If you work in a non-union shop, statistics show that you earn less DSCN7143money and have fewer  benefits than you would if you worked in a Union Shop. That’s because unions provide a balance of powebetween employers and their employees. Union members make more money because they negotiate the terms and conditions of their employment at the bargaining table. Non-union employees must bargain one-on-one with their employers. There’s strength in numbers, and it’s plain to see who employers are more inclined to listen to. Without a union, you are at the mercy of your employer to decide your wages, benefits and working conditions. How much further ahead you would be now if you were covered by a union contract last year?

The IAM is an advocacy organization created and governed by its membership to pressure government, business and community leaders to support issues important to working families. Representing our members means more than facing down employers at the bargaining table. We can’t succeed at the bargaining table without the collective strength of a strong and engaged membership. 

You and your family members and your friends deserve job security, safe working conditions, overtime pay, medical benefits and defined pension plans. The only way to achieve these things is through collective bargaining. Your District 725 Organizers can help. Contact us today!

“At Will” Employee?

Are you one of the 60 million workers subject to “Employment at Will”?

Imagine that you’re injured in a work related accident and you need a few days to recover. You file for Worker’s Compensation benefits and figure that when you’re back in shape you can return to work. The next thing you know you’re fired! What do you do? You hire a lawyer, believing that in America an employer should not be able to fire you for exercising your legal right to file a Worker’s Compensation claim. As the court issues its decision, you are in disbelief. The court rules that you have no legal standing and cannot sue for the employer’s retaliatory firing.

You don’t have to imagine such a story. In August of 1997, the above story was a reality for a Pennsylvania man. The Pennsylvania Superior court ruled that because the man was an at-will employee and was not covered by a contract (such as a union contract), the “employer may terminate an employee at any time or any reason or for no reason”.

According to the American Civil Liberties Union, two million “at will” employees are fired every year. Of those two million workers, an estimated 200,000 are fired for no reason. How can that be? Hard working, on-time, conscientious employees fired for no apparent reason?
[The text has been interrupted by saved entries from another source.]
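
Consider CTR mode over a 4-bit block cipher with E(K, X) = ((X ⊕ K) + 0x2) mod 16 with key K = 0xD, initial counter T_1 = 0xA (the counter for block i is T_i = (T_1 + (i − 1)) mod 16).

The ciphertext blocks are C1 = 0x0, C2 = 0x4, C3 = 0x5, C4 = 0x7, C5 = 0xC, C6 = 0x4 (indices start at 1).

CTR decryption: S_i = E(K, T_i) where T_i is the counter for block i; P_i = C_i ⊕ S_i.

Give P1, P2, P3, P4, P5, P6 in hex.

P1: T = 0xA, S = E(K, T) = 0x9; 0x0 ⊕ 0x9 = 0x9.
P2: T = 0xB, S = E(K, T) = 0x8; 0x4 ⊕ 0x8 = 0xC.
P3: T = 0xC, S = E(K, T) = 0x3; 0x5 ⊕ 0x3 = 0x6.
P4: T = 0xD, S = E(K, T) = 0x2; 0x7 ⊕ 0x2 = 0x5.
P5: T = 0xE, S = E(K, T) = 0x5; 0xC ⊕ 0x5 = 0x9.
P6: T = 0xF, S = E(K, T) = 0x4; 0x4 ⊕ 0x4 = 0x0.

P1 = 0x9, P2 = 0xC, P3 = 0x6, P4 = 0x5, P5 = 0x9, P6 = 0x0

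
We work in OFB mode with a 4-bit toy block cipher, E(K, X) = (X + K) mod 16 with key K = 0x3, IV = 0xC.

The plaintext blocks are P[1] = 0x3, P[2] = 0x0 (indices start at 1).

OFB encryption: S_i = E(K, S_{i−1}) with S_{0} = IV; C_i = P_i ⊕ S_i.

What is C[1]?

C[1]: S = E(K, 0xC) = 0xF; 0x3 ⊕ 0xF = 0xC.

C[1] = 0xC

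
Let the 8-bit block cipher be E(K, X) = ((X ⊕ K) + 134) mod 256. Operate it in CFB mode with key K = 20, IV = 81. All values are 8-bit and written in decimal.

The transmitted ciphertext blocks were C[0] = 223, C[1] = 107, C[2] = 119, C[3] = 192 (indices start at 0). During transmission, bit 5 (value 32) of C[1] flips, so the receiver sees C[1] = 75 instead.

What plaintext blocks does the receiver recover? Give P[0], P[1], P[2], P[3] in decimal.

P[0] = 20, P[1] = 26, P[2] = 146, P[3] = 41

CFB decryption: P_i = C_i ⊕ E(K, C_{i−1}), with C_{−1} = IV.
Only C[1] changed, to 75. In CFB, a change in C_i flips the same bit in P_i and garbles P_{i+1}. Decrypting the received ciphertext:
P[0]: E(K, 81) = 203; 223 ⊕ 203 = 20.
P[1]: E(K, 223) = 81; 75 ⊕ 81 = 26.
P[2]: E(K, 75) = 229; 119 ⊕ 229 = 146.
P[3]: E(K, 119) = 233; 192 ⊕ 233 = 41.
Blocks that differ from the original plaintext: P[1], P[2].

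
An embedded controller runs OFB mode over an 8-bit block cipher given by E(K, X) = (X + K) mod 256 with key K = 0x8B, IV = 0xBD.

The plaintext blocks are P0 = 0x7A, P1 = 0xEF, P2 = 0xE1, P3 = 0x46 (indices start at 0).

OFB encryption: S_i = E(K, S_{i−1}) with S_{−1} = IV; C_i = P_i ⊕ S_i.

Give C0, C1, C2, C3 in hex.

C0 = 0x32, C1 = 0x3C, C2 = 0xBF, C3 = 0xAF

C0: S = E(K, 0xBD) = 0x48; 0x7A ⊕ 0x48 = 0x32.
C1: S = E(K, 0x48) = 0xD3; 0xEF ⊕ 0xD3 = 0x3C.
C2: S = E(K, 0xD3) = 0x5E; 0xE1 ⊕ 0x5E = 0xBF.
C3: S = E(K, 0x5E) = 0xE9; 0x46 ⊕ 0xE9 = 0xAF.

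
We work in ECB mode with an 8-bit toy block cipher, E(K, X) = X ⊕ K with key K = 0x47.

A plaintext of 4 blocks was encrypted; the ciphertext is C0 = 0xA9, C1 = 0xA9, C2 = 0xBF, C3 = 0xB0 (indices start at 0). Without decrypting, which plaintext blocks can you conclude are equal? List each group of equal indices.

P0 = P1

ECB encrypts each block independently with the same key, so equal ciphertext blocks imply equal plaintext blocks.
C0 = C1 = 0xA9, so P0 = P1.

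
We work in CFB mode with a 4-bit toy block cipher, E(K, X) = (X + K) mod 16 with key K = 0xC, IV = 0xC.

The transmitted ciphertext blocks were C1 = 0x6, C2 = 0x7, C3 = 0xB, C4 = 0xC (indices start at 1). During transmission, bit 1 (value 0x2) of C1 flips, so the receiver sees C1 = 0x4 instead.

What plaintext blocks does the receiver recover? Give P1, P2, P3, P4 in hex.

CFB decryption: P_i = C_i ⊕ E(K, C_{i−1}), with C_{0} = IV.
Only C1 changed, to 0x4. In CFB, a change in C_i flips the same bit in P_i and garbles P_{i+1}. Decrypting the received ciphertext:
P1: E(K, 0xC) = 0x8; 0x4 ⊕ 0x8 = 0xC.
P2: E(K, 0x4) = 0x0; 0x7 ⊕ 0x0 = 0x7.
P3: E(K, 0x7) = 0x3; 0xB ⊕ 0x3 = 0x8.
P4: E(K, 0xB) = 0x7; 0xC ⊕ 0x7 = 0xB.
Blocks that differ from the original plaintext: P1, P2.

P1 = 0xC, P2 = 0x7, P3 = 0x8, P4 = 0xB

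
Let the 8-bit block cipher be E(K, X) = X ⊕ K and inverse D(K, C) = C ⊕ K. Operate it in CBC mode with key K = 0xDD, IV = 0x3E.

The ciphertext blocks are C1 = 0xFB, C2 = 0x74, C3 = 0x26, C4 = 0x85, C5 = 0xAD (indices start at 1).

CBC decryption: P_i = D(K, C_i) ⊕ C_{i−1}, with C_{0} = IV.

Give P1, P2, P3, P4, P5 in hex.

P1: D(K, 0xFB) = 0x26; 0x26 ⊕ 0x3E = 0x18.
P2: D(K, 0x74) = 0xA9; 0xA9 ⊕ 0xFB = 0x52.
P3: D(K, 0x26) = 0xFB; 0xFB ⊕ 0x74 = 0x8F.
P4: D(K, 0x85) = 0x58; 0x58 ⊕ 0x26 = 0x7E.
P5: D(K, 0xAD) = 0x70; 0x70 ⊕ 0x85 = 0xF5.

P1 = 0x18, P2 = 0x52, P3 = 0x8F, P4 = 0x7E, P5 = 0xF5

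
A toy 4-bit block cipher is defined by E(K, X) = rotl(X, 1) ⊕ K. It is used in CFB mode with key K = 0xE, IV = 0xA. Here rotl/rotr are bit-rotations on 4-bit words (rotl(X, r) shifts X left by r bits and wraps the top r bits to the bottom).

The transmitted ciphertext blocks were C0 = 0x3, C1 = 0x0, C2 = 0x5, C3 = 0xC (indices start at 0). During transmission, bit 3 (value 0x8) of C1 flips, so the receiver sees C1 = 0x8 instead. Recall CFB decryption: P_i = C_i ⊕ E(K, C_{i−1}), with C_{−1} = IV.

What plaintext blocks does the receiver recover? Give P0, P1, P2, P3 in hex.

P0 = 0x8, P1 = 0x0, P2 = 0xA, P3 = 0x8

Only C1 changed, to 0x8. In CFB, a change in C_i flips the same bit in P_i and garbles P_{i+1}. Decrypting the received ciphertext:
P0: E(K, 0xA) = 0xB; 0x3 ⊕ 0xB = 0x8.
P1: E(K, 0x3) = 0x8; 0x8 ⊕ 0x8 = 0x0.
P2: E(K, 0x8) = 0xF; 0x5 ⊕ 0xF = 0xA.
P3: E(K, 0x5) = 0x4; 0xC ⊕ 0x4 = 0x8.
Blocks that differ from the original plaintext: P1, P2.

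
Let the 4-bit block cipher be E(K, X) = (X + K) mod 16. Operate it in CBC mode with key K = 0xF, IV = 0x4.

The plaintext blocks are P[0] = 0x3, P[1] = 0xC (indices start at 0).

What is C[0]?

CBC encryption: C_i = E(K, P_i ⊕ C_{i−1}), with C_{−1} = IV.
C[0]: P[0] ⊕ 0x4 = 0x7; E(K, 0x7) = 0x6.

C[0] = 0x6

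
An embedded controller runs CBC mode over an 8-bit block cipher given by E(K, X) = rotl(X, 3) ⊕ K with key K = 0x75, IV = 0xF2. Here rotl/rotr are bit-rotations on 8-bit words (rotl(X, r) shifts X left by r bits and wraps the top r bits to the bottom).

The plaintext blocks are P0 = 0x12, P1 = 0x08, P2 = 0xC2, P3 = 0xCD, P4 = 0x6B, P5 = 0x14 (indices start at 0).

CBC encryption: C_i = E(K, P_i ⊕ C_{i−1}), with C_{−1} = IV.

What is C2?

C2 = 0x56

C0: P0 ⊕ 0xF2 = 0xE0; E(K, 0xE0) = 0x72.
C1: P1 ⊕ 0x72 = 0x7A; E(K, 0x7A) = 0xA6.
C2: P2 ⊕ 0xA6 = 0x64; E(K, 0x64) = 0x56.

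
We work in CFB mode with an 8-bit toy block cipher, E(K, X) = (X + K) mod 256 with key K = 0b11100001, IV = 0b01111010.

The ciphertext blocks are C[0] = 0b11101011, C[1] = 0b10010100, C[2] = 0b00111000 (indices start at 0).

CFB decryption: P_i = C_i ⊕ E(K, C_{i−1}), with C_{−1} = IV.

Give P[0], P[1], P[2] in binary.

P[0] = 0b10110000, P[1] = 0b01011000, P[2] = 0b01001101

P[0]: E(K, 0b01111010) = 0b01011011; 0b11101011 ⊕ 0b01011011 = 0b10110000.
P[1]: E(K, 0b11101011) = 0b11001100; 0b10010100 ⊕ 0b11001100 = 0b01011000.
P[2]: E(K, 0b10010100) = 0b01110101; 0b00111000 ⊕ 0b01110101 = 0b01001101.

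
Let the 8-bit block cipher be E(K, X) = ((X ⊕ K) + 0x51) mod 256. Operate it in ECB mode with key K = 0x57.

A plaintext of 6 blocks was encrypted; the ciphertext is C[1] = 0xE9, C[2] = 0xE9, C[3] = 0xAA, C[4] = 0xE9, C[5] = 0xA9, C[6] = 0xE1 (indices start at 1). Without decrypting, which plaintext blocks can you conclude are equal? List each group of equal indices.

P[1] = P[2] = P[4]

ECB encrypts each block independently with the same key, so equal ciphertext blocks imply equal plaintext blocks.
C[1] = C[2] = C[4] = 0xE9, so P[1] = P[2] = P[4].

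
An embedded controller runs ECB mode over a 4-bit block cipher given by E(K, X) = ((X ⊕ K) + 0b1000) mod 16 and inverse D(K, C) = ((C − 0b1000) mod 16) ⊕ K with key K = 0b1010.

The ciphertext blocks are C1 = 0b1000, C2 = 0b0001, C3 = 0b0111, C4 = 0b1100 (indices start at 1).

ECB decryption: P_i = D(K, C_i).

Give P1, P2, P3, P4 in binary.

P1 = 0b1010, P2 = 0b0011, P3 = 0b0101, P4 = 0b1110

P1: D(K, 0b1000) = 0b1010.
P2: D(K, 0b0001) = 0b0011.
P3: D(K, 0b0111) = 0b0101.
P4: D(K, 0b1100) = 0b1110.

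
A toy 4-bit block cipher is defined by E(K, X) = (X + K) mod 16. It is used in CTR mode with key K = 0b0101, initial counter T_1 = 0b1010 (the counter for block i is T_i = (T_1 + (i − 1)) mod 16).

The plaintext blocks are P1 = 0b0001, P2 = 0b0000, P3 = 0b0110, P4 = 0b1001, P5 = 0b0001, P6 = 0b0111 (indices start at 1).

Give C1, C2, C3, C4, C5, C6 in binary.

CTR encryption: S_i = E(K, T_i) where T_i is the counter for block i; C_i = P_i ⊕ S_i.
C1: T = 0b1010, S = E(K, T) = 0b1111; 0b0001 ⊕ 0b1111 = 0b1110.
C2: T = 0b1011, S = E(K, T) = 0b0000; 0b0000 ⊕ 0b0000 = 0b0000.
C3: T = 0b1100, S = E(K, T) = 0b0001; 0b0110 ⊕ 0b0001 = 0b0111.
C4: T = 0b1101, S = E(K, T) = 0b0010; 0b1001 ⊕ 0b0010 = 0b1011.
C5: T = 0b1110, S = E(K, T) = 0b0011; 0b0001 ⊕ 0b0011 = 0b0010.
C6: T = 0b1111, S = E(K, T) = 0b0100; 0b0111 ⊕ 0b0100 = 0b0011.

C1 = 0b1110, C2 = 0b0000, C3 = 0b0111, C4 = 0b1011, C5 = 0b0010, C6 = 0b0011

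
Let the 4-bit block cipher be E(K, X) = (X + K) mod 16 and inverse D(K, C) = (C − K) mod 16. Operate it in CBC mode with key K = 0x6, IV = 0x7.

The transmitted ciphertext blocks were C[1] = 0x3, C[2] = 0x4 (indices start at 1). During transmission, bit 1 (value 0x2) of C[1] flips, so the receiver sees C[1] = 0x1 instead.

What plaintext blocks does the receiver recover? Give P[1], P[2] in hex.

P[1] = 0xC, P[2] = 0xF

CBC decryption: P_i = D(K, C_i) ⊕ C_{i−1}, with C_{0} = IV.
Only C[1] changed, to 0x1. In CBC, a change in C_i garbles P_i and flips the same bit in P_{i+1}. Decrypting the received ciphertext:
P[1]: D(K, 0x1) = 0xB; 0xB ⊕ 0x7 = 0xC.
P[2]: D(K, 0x4) = 0xE; 0xE ⊕ 0x1 = 0xF.
Blocks that differ from the original plaintext: P[1], P[2].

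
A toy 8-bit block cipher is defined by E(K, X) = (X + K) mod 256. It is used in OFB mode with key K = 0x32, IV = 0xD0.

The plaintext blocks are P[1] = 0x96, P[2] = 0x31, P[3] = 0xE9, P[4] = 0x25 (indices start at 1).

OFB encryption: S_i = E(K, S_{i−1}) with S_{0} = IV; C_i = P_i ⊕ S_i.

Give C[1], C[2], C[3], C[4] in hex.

C[1]: S = E(K, 0xD0) = 0x02; 0x96 ⊕ 0x02 = 0x94.
C[2]: S = E(K, 0x02) = 0x34; 0x31 ⊕ 0x34 = 0x05.
C[3]: S = E(K, 0x34) = 0x66; 0xE9 ⊕ 0x66 = 0x8F.
C[4]: S = E(K, 0x66) = 0x98; 0x25 ⊕ 0x98 = 0xBD.

C[1] = 0x94, C[2] = 0x05, C[3] = 0x8F, C[4] = 0xBD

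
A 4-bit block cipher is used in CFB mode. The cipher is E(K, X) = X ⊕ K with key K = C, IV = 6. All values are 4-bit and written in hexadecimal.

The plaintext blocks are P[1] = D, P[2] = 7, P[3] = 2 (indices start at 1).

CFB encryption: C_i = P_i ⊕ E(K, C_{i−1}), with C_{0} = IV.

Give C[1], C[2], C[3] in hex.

C[1] = 7, C[2] = C, C[3] = 2

C[1]: E(K, 6) = A; D ⊕ A = 7.
C[2]: E(K, 7) = B; 7 ⊕ B = C.
C[3]: E(K, C) = 0; 2 ⊕ 0 = 2.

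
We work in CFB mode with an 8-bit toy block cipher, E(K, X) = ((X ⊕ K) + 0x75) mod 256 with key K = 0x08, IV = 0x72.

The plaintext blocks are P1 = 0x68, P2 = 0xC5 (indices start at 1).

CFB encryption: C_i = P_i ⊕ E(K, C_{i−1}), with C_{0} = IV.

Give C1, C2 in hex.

C1 = 0x87, C2 = 0xC1

C1: E(K, 0x72) = 0xEF; 0x68 ⊕ 0xEF = 0x87.
C2: E(K, 0x87) = 0x04; 0xC5 ⊕ 0x04 = 0xC1.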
If you think you are exempt from the whims of your company or boss, think again. Most Americans don’t realize that unless you work for the government or belong to a union, under the laws of nearly all the states you are considered an “at-will-employee” and it is perfectly legal for your employer to fire you for no reason at all! Check your Employee Handbook… you’re sure to find your “at will” employment status clearly explained in the first few pages!

The California Supreme Court recently ruled in Dore vs. Arnold Worldwide, Inc., 06 C.D.O.S. 7078 (August 3, 2006) that employment “at will” means that employment is considered indefinite and voluntary for both employer and employee, and that either party may end the employment relationship at any time. An employee is free to quit for any or even no reason at all. And an employer may fire or layoff for any or no reason at all. Dore sued his employer for unlawful termination, but the court found that he had signed a company document that stated his employment was “at will” and could be terminated at any time.

Because this ruling is precedent setting, it affects employers all across the nation.

Of course there are exceptions. You may not be fired on the basis of race, religion, age, sex, national origin, disability or for trying to organize a union in your workplace. In addition, some states provide moderate protections such as wrongful termination due to whistle-blowing, but those protections are growing fewer by the day.

The only sure way to protect yourself is to join a union and negotiate the terms and conditions of your employment in a collective bargaining agreement.